Whyte's niece had inspired him to write the poem by walking the ancient 'Camino
de Santiago' trail all the way from St. Pierre du Pont in France, across northern Spain
all the way to Finisterre (or, literally 'the end of the earth, where earth meets the sea').
Thousands of pilgrims walk this trail every year for reasons to do with contemplation,
prayer and inspiration.
In 2015, my husband Jim and I walked a tiny part of the Camino in northern Spain.
We only had four days to walk, but I located a tour company that arranged for our
bags to be transported to a different hotel each day as we were a little too old to
carry heavy packs. I did reflect on my walk as a metaphor for my life of caring.
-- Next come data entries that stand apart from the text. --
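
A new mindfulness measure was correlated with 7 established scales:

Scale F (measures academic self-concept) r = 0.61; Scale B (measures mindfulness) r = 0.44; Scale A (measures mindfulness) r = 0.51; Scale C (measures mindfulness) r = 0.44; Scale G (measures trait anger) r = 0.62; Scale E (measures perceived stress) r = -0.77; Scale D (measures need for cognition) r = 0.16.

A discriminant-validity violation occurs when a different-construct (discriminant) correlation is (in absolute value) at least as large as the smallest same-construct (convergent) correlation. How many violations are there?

3

Convergent (same construct = mindfulness): Scale B, Scale A, Scale C.
Smallest convergent = 0.44. Discriminant |r|: 0.61, 0.62, 0.77, 0.16; count ≥ 0.44 → 3.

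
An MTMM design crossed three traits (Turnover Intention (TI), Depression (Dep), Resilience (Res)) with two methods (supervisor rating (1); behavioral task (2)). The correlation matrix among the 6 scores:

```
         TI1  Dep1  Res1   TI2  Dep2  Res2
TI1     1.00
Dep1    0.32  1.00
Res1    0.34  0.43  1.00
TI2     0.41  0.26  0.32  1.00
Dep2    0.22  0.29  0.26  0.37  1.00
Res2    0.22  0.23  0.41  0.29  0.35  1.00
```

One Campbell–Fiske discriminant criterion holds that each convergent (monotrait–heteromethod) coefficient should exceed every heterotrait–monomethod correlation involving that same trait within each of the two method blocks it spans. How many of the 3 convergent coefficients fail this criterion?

Convergent coefficients and their comparison sets:
TI (methods 1·2): 0.41 vs {0.32, 0.37, 0.34, 0.29} → pass.
Dep (methods 1·2): 0.29 vs {0.32, 0.37, 0.43, 0.35} → fail.
Res (methods 1·2): 0.41 vs {0.34, 0.29, 0.43, 0.35} → fail.
2 of 3 fail.

2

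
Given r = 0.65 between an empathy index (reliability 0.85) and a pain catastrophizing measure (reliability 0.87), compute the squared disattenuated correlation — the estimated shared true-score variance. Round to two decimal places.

Disattenuated r = 0.65 / √(0.85 × 0.87) = 0.65 / 0.8599 = 0.7559.
Shared true-score variance = 0.7559² = 0.5714 ≈ 0.57.

0.57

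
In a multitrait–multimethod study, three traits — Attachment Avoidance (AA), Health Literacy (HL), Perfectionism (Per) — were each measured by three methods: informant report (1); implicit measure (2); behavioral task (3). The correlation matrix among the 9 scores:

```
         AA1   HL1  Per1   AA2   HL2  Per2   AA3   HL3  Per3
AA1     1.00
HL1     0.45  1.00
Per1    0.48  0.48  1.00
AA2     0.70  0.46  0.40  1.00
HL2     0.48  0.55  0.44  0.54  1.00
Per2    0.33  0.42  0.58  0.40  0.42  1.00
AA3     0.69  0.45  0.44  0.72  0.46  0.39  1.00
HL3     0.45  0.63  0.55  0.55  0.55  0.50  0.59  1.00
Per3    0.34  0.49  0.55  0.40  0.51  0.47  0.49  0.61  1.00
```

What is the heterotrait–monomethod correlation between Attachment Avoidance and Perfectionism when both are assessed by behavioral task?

0.49

Different traits, same method: r(AA3, Per3) = 0.49.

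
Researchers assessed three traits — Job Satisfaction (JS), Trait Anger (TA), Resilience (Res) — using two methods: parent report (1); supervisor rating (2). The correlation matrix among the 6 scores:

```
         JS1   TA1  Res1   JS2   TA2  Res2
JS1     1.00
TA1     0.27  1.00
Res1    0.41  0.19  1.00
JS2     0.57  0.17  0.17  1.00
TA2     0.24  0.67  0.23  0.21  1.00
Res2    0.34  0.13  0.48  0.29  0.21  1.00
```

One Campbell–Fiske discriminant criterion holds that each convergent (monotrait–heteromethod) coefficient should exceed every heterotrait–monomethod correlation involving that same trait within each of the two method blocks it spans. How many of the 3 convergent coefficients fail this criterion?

Checking each validity diagonal entry against its comparison values:
JS (methods 1·2): 0.57 vs {0.27, 0.21, 0.41, 0.29} → pass.
TA (methods 1·2): 0.67 vs {0.27, 0.21, 0.19, 0.21} → pass.
Res (methods 1·2): 0.48 vs {0.41, 0.29, 0.19, 0.21} → pass.
0 of 3 fail.

0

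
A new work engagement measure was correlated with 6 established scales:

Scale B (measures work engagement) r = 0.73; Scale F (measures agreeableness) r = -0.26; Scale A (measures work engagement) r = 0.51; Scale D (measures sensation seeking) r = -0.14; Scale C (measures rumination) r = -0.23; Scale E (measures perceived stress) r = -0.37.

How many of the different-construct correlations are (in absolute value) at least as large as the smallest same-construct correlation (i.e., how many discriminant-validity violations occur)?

0

Convergent (same construct = work engagement): Scale B, Scale A.
Smallest convergent = 0.51. Discriminant |r|: 0.26, 0.14, 0.23, 0.37; count ≥ 0.51 → 0.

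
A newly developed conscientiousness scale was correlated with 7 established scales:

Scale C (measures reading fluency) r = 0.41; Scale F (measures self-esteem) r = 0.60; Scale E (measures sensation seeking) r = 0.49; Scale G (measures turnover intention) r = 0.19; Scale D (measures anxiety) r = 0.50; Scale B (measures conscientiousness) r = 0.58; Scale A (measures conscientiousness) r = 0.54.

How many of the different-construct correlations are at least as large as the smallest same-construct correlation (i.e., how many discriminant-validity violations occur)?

Convergent (same construct = conscientiousness): Scale B, Scale A.
Smallest convergent = 0.54. Discriminant values: 0.41, 0.60, 0.49, 0.19, 0.50; count ≥ 0.54 → 1.

1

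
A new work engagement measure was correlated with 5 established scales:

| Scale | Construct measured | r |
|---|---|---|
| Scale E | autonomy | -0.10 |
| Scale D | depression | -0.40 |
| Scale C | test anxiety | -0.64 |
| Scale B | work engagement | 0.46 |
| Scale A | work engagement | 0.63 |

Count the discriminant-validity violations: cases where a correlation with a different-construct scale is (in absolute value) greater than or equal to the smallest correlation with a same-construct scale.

1

Convergent (same construct = work engagement): Scale B, Scale A.
Smallest convergent = 0.46. Discriminant |r|: 0.10, 0.40, 0.64; count ≥ 0.46 → 1.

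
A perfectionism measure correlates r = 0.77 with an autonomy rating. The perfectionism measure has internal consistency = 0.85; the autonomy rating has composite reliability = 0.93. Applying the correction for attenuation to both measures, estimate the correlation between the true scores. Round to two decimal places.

0.87

r_true = r_obs / √(r_xx · r_yy) = 0.77 / √(0.85 × 0.93) = 0.77 / √0.7905 = 0.77 / 0.8891 ≈ 0.87.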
Steep hills led to gorgeous views. Valleys obscured the path till a sunbeam revealed it
again.
And finally, we came to the sea - an opportunity to gaze
at our reflections in the water and I remember thinking, "I made it."
SANTIAGO - by David Whyte
The road seen, then not seen, the hillside
hiding then revealing the way you should take,
the road dropping away from you as if leaving you
to walk on thin air, then catching you, holding you up,
when you thought you would fall,
and the way forward always in the end
the way that you followed, the way that carried you
into your future, that brought you to this place,
no matter that it sometimes took your promise from you,
no matter that it had to break your heart along the way:
the sense of having walked from far inside yourself
out into the revelation, to have risked yourself
for something that seemed to stand both inside you
and far beyond you, that called you back
to the only road in the end you could follow, walking
as you did, in your rags of love and speaking in the voice
that by night became a prayer for safe arrival,
so that one day you realized that what you wanted
had already happened long ago and in the dwelling place
you had lived in before you began,
and that every step along the way, you had carried
the heart and the mind and the promise
that first set you off and drew you on and that you were
more marvelous in your simple wish to find a way
than the gilded roofs of any destination you could reach:
as if, all along, you had thought the end point might be a city
with golden towers, and cheering crowds,
and turning the corner at what you thought was the end
of the road, you found just a simple reflection,
and a clear revelation beneath the face looking back
and beneath it another invitation, all in one glimpse:
like a person and a place you had sought forever,
like a broad field of freedom that beckoned you beyond;
like another life, and the road still stretching on.